Modern video cards are complex devices that require careful diagnostics and accuracy in the repair process. But some breakdowns require a completely different approach. So, video card repair specialist KrisFix discovered that in order to repair a faulty Radeon RX 6900 XT model, in some cases it is necessary to … drill two additional holes in the printed circuit board.
KrisFix received an MSI Radeon RX 6900 XT graphics card for repair with a rare issue ─ fans and LEDs are working, but the device is not displaying images. Moreover, this is not such a rare problem. According to the engineer, she met on 6 or 7 video cards among the hundreds that he repaired. The source of the problem was a break in the trace between the GPU and the memory chip, which in some cases led to the complete inoperability of the video card.

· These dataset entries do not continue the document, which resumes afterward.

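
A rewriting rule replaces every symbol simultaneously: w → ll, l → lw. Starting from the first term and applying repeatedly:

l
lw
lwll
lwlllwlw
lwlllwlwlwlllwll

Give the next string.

Rewriting the 16 symbols of lwlllwlwlwlllwll one by one yields lw ll lw lw lw ll lw ll lw ll lw lw lw ll lw lw; concatenated:

lwlllwlwlwlllwlllwlllwlwlwlllwlw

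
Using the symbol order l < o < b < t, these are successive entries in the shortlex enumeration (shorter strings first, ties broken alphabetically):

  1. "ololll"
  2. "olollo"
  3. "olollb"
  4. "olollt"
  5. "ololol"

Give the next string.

Find the rightmost character of ololol below t, bump it to the next letter, and reset everything to its right to l.

ololoo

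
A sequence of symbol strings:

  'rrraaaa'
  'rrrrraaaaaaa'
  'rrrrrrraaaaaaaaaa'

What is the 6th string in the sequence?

rrrrrrrrrrrrraaaaaaaaaaaaaaaaaaa

Each string has the form r^{2n+1} a^{3n+1} (n = 1, 2, …).
Setting n = 6 gives 13, 19 characters in each block.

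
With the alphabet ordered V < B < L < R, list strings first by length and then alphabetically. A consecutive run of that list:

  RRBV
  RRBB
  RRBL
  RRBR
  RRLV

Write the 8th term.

RRLR

Stepping forward 3 times from RRLV: RRLV → RRLB → RRLL, then the target.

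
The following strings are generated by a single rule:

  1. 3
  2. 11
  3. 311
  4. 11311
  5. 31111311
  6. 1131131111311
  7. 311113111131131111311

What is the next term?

1131131111311311113111131131111311

This is a Fibonacci-style word recurrence s(k) = s(k−2)·s(k−1): e.g. 3·11 = 311.
Continuing: 1131131111311 · 311113111131131111311 gives term 8.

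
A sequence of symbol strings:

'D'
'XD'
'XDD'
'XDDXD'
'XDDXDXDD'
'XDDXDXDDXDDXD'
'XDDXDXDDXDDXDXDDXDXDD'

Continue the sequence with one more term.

Each term (from the third on) is the previous term followed by the one before it: term 3 = XD·D = XDD.
The next term joins XDDXDXDDXDDXDXDDXDXDD and XDDXDXDDXDDXD.

XDDXDXDDXDDXDXDDXDXDDXDDXDXDDXDDXD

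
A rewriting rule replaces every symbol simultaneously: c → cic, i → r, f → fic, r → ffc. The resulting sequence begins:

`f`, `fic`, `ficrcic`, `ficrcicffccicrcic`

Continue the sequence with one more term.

Replace each of the 17 characters of ficrcicffccicrcic in place — fic r cic ffc cic r cic fic fic cic cic r cic ffc cic r cic — and concatenate.

ficrcicffccicrcicficficciccicrcicffccicrcic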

Modern top-end video cards use printed circuit boards with 15 layers. Fixing damaged traces that are deep inside the PCB is a difficult and time consuming task. But KrisFix went the other way. Instead of looking for a break inside the circuit board and trying to repair the track, he drilled two holes in the PCB. The craftsman then soldered a tiny wire to a pin on the memory pad at one end and to a pin on the GPU pad at the other end. Thus, he created a workaround. He then soldered the DRAM and GPU chips into place.
This is not to say that this is a simple process. It also requires extreme precision, using a microscope to solder a hole, solder wires, re-solder damaged capacitors, and repair broken traces on the top of a PCB. It also remains an open question how changing the length of the track will affect performance. In any case, such an extraordinary repair method by adding unforeseen holes for laying a new track made it possible to restore the video card to working capacity.